Home Depot’s revenue during the first quarter fell short of expectations and the company on Tuesday cut its annual sales forecast and projected a decline in profit for the first time since 2009.
Shares of the nation’s largest home improvement chain tumbled about 4 percent, while those in rival Lowe’s dropped nearly 3 percent.
For the three months that ended April 30, revenue dropped to $37.26 billion from last year’s $38.91 billion, and it was short of the $38.45 billion projected by analysts polled by Zacks Investment Research.
The retailer previously benefited from a rise in home-improvement projects that were popular during the COVID-19 pandemic.

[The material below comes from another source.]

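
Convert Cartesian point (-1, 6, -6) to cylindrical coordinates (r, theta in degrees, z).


r = sqrt((-1)^2 + 6^2) = 6.0828
theta = atan2(6, -1) = 99.4623 deg
z = -6

r = 6.0828, theta = 99.4623 deg, z = -6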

“After a three-year period of unprecedented growth for our sector, during which we grew sales by over $47 billion, we expected that fiscal 2023 would be a year of moderation for the home improvement market,” Home Depot CEO Ted Decker said in a statement.
Decker said weak sales were mostly due to lumber deflation and bad weather, particularly in its Western division which had to contend with extreme weather in California.

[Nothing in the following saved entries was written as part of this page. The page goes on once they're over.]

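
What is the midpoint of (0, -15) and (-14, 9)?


Midpoint = ((0+-14)/2, (-15+9)/2) = (-7, -3)

(-7, -3)


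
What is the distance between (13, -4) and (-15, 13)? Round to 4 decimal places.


d = sqrt((-15-13)^2 + (13--4)^2) = 32.7567

32.7567


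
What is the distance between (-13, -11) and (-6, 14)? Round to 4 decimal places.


d = sqrt((-6--13)^2 + (14--11)^2) = 25.9615

25.9615


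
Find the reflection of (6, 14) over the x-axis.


Reflection across x-axis: (x, y) -> (x, -y)
(6, 14) -> (6, -14)

(6, -14)


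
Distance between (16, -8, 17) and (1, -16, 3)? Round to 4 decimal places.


d = sqrt((1-16)^2 + (-16--8)^2 + (3-17)^2) = 22.0227

22.0227


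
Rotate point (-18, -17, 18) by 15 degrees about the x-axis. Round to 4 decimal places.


x' = -18
y' = -17*cos(15) - 18*sin(15) = -21.0795
z' = -17*sin(15) + 18*cos(15) = 12.9867

(-18, -21.0795, 12.9867)


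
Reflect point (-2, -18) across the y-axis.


Reflection across y-axis: (x, y) -> (-x, y)
(-2, -18) -> (2, -18)

(2, -18)


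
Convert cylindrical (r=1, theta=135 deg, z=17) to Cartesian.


x = 1 * cos(135) = -0.7071
y = 1 * sin(135) = 0.7071
z = 17

(-0.7071, 0.7071, 17)


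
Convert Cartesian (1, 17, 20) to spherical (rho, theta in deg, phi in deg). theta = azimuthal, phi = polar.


rho = sqrt(1^2 + 17^2 + 20^2) = 26.2679
theta = atan2(17, 1) = 86.6335 deg
phi = acos(20/26.2679) = 40.4134 deg

rho = 26.2679, theta = 86.6335 deg, phi = 40.4134 deg


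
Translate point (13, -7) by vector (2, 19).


Translation: (x+dx, y+dy) = (13+2, -7+19) = (15, 12)

(15, 12)


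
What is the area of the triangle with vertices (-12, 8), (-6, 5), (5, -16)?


Area = |x1(y2-y3) + x2(y3-y1) + x3(y1-y2)| / 2
= |-12*(5--16) + -6*(-16-8) + 5*(8-5)| / 2
= 46.5

46.5


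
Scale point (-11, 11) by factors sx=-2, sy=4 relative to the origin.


Scaling: (x*sx, y*sy) = (-11*-2, 11*4) = (22, 44)

(22, 44)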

The Atlanta company cut its expectations for the year as Americans cut back spending on remodeling their living spaces, with the economy slowing and costs rising for builders and homeowners.
“What was newer in our observations this quarter is that while projects are still strong and [professional] project backlog is still elevated, the size of the projects are getting a bit smaller,” said Decker in an earnings call on Tuesday. “And it could be that the projects are being deferred or it could be that the project is being broken up into chunks. So, rather than do an entire room or an entire basement, you start working the way at it in smaller chunks. And that clearly impacts items per basket in overall activity.”
Demand was weak for discretionary items like patio furniture and grills, as well as appliances, flooring, kitchen, and bath, said William Bastek, executive vice president of merchandising at Home Depot.
“The U.S. consumer is a little bit more uncertain than they were a few months ago. And I think that’s going to be a common theme for what we hear from the other retailers,” Truist Securities analyst Scot Ciccarelli said.
Home Depot now expects fiscal 2023 comparable sales to fall between 2 percent and 5 percent, compared to its prior outlook for nearly flat sales. Analysts were expecting a 0.9 percent decline, according to Refinitiv IBES data.
The company forecast earnings per share to decline between 7 percent and 13 percent, compared to a mid-single digits drop estimated previously, even as it posted a quarterly profit of $3.82 per share, above estimates of $3.80.
“You can argue that people are tired of spending on the house, they want experiences, they want to go out they want to do other things, they don’t want to fix up the house according to Home Depot, because they had horrendous earnings,” said Ken Polcari, managing partner at Kace Capital Advisors in Boca Raton, Florida.
The U.S. Federal Reserve has hiked benchmark interest rates 10 consecutive times with hopes of slowing the economy and cooling inflation.
The U.S. economy slowed sharply from January through March, decelerating to just a 1.1 percent annual pace as higher interest rates hammered the housing market and businesses reduced their inventories. An estimate from the Commerce Department last month showed that the nation’s gross domestic product—the broadest gauge of economic output—weakened after growing 3.2 percent from July through September and 2.6 percent from October through December.
The Associated Press and Reuters contributed to this report.